The killers and kidnappers evolve into a cadre or, I should say, a conglomeration of Russian crooks, Russian jihadists, Mexican drug runners and various evil-looking, dark-skinned poor people who don’t speak much English and get their bloody brains spattered on the wall behind them as the crack shooting SEALS take them out.
The only rich bad guy in the bunch is a intellectual-looking left wing Jew with long icky hair who wears tiny wire-rimmed glasses, if you know what I mean. He collaborates with a Russian jihadist who has a goatee and wears a cap that looks much like one Vladimir Lenin is usually pictured wearing.
After retrieving the woman, the SEALS discover that the CIA operatives were onto something exceedingly ominous: attacks on the US by an array of militants in many places and of several backgrounds. Some of the weaponry set for use is meticulously detailed to heighten the film’s fear factor. Eventually, “Act of Valor” shows the weapon’s effectiveness so the audience fully appreciates how deadly the devices can be when used on unsuspecting innocent victims, especially in sporting events crowds.
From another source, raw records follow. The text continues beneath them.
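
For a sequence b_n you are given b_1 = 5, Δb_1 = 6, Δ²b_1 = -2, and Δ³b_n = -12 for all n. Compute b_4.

5

Build the table forward from the leading diagonal:
D3: -12  -12  -12  -12
D2: -2  -14  -26  -38
D1: 6  4  -10  -36
b: 5  11  15  5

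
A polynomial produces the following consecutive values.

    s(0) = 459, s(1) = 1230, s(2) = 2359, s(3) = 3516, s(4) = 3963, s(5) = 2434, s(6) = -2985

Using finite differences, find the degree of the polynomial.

771, 1129, 1157, 447, -1529, -5419
358, 28, -710, -1976, -3890
-330, -738, -1266, -1914
-408, -528, -648
-120, -120
The fifth differences are constant, so the polynomial has degree 5.

5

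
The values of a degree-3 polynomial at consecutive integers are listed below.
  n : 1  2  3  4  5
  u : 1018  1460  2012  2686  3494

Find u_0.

674

D1: 442, 552, 674, 808
D2: 110, 122, 134
D3: 12, 12
The third differences are constant at 12.
Work back: 110 − 12 = 98;  442 − 98 = 344;  1018 − 344 = 674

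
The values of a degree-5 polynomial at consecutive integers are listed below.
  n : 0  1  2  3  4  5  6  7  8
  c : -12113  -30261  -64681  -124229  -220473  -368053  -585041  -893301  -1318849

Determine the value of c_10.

First differences: -18148  -34420  -59548  -96244  -147580  -216988  -308260  -425548
Second differences: -16272  -25128  -36696  -51336  -69408  -91272  -117288
Third differences: -8856  -11568  -14640  -18072  -21864  -26016
Fourth differences: -2712  -3072  -3432  -3792  -4152
Fifth differences: -360  -360  -360  -360
Constant fifth difference = -360, so extend:
-4152 − 360 = -4512;  -26016 − 4512 = -30528;  -117288 − 30528 = -147816;  -425548 − 147816 = -573364;  -1318849 − 573364 = -1892213
-4512 − 360 = -4872;  -30528 − 4872 = -35400;  -147816 − 35400 = -183216;  -573364 − 183216 = -756580;  -1892213 − 756580 = -2648793

-2648793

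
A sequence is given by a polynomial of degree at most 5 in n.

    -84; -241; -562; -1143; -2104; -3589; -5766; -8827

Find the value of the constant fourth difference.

Δ: -157, -321, -581, -961, -1485, -2177, -3061
Δ²: -164, -260, -380, -524, -692, -884
Δ³: -96, -120, -144, -168, -192
Δ⁴: -24, -24, -24, -24

-24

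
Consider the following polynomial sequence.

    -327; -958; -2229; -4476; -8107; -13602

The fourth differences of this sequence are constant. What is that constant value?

-72

First differences: -631, -1271, -2247, -3631, -5495
Second differences: -640, -976, -1384, -1864
Third differences: -336, -408, -480
Fourth differences: -72, -72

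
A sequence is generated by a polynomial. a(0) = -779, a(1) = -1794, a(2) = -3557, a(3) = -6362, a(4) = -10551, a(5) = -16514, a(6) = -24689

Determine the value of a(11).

-117434

D1: -1015  -1763  -2805  -4189  -5963  -8175
D2: -748  -1042  -1384  -1774  -2212
D3: -294  -342  -390  -438
D4: -48  -48  -48
The fourth differences are constant (-48).
-438 − 48 = -486;  -2212 − 486 = -2698;  -8175 − 2698 = -10873;  -24689 − 10873 = -35562
-486 − 48 = -534;  -2698 − 534 = -3232;  -10873 − 3232 = -14105;  -35562 − 14105 = -49667
-534 − 48 = -582;  -3232 − 582 = -3814;  -14105 − 3814 = -17919;  -49667 − 17919 = -67586
-582 − 48 = -630;  -3814 − 630 = -4444;  -17919 − 4444 = -22363;  -67586 − 22363 = -89949
-630 − 48 = -678;  -4444 − 678 = -5122;  -22363 − 5122 = -27485;  -89949 − 27485 = -117434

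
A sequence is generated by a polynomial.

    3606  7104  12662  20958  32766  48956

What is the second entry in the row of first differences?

D1: 3498, 5558, 8296, 11808, 16190
D2: 2060, 2738, 3512, 4382
D3: 678, 774, 870
D4: 96, 96

5558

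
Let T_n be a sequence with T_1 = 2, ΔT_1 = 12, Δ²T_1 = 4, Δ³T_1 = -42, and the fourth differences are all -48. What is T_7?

Build the table forward from the leading diagonal:
Fourth differences: -48, -48, -48, -48, -48, -48, -48
Third differences: -42, -90, -138, -186, -234, -282, -330
Second differences: 4, -38, -128, -266, -452, -686, -968
First differences: 12, 16, -22, -150, -416, -868, -1554
T: 2, 14, 30, 8, -142, -558, -1426

-1426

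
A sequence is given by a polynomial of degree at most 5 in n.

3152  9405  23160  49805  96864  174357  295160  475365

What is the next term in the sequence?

First differences: 6253, 13755, 26645, 47059, 77493, 120803, 180205
Second differences: 7502, 12890, 20414, 30434, 43310, 59402
Third differences: 5388, 7524, 10020, 12876, 16092
Fourth differences: 2136, 2496, 2856, 3216
Fifth differences: 360, 360, 360
Constant fifth difference = 360, so extend:
3216 + 360 = 3576;  16092 + 3576 = 19668;  59402 + 19668 = 79070;  180205 + 79070 = 259275;  475365 + 259275 = 734640

734640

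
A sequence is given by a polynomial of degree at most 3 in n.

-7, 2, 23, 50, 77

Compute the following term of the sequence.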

The almost constantly occurring well-filmed assaults happen in several well-identified locales. The film’s showdown occurs in a border tunnel that snakes its way from Mexico to the US.
This might be a more exciting part of the film for moviegoers in Texas, Arizona and Southern California.
I recognized no actor in the movie, except for the woman who plays the kidnapped CIA agent. Her name is Roselyn Sanchez, a cast member in the television series, “Without a Trace.”
Moreover, it was difficult distinguishing most of the male US military personnel from one another since most had chiseled Clark Kent type faces with the Kirk Douglas jaw. This includes the authentic Navy SEALS in the film and the actors who play the leading roles.
“Act of Valor’s” acting is B to B plus, but other values needed for a good movie are totally in tact.
Motion, sound and action are first rate. The editing and clearly displayed graphics snap. The music is up town and escapes the speakers at just the right moments for the peerless punching of emotion buttons. The film really moves. That would be in a couple ways, by the way. All of that better part of “Act of Valor” is as good as any other movie I’ve seen recently.
As the film begins, the narrator reads a quote that includes a phrase which forecasts the tilt of the movie. It goes something like this, “I knew that the worst thing about a man aging into an old man is that other people will know that he is now not dangerous.”
That should give you an idea if “Act of Valor” is something to see, especially for young, impressionable males to see.
Our nation’s military personnel who must do what’s depicted in this film are owed a debt of gratitude that none of us can fully repay since our security is paramount. But still, so energizing those inclined to pursue adventure and glory, even if most of their feelings obtain from a sincere love of country, it’s surely a wise thought to keep in mind that revenge isn’t something that ought be sought.
When General Sherman said that war is hell, he likely meant that it’s hell for both sides doing the fighting—the winner notwithstanding.
You’ll see a lot of well-crafted hell in “Act of Valor.”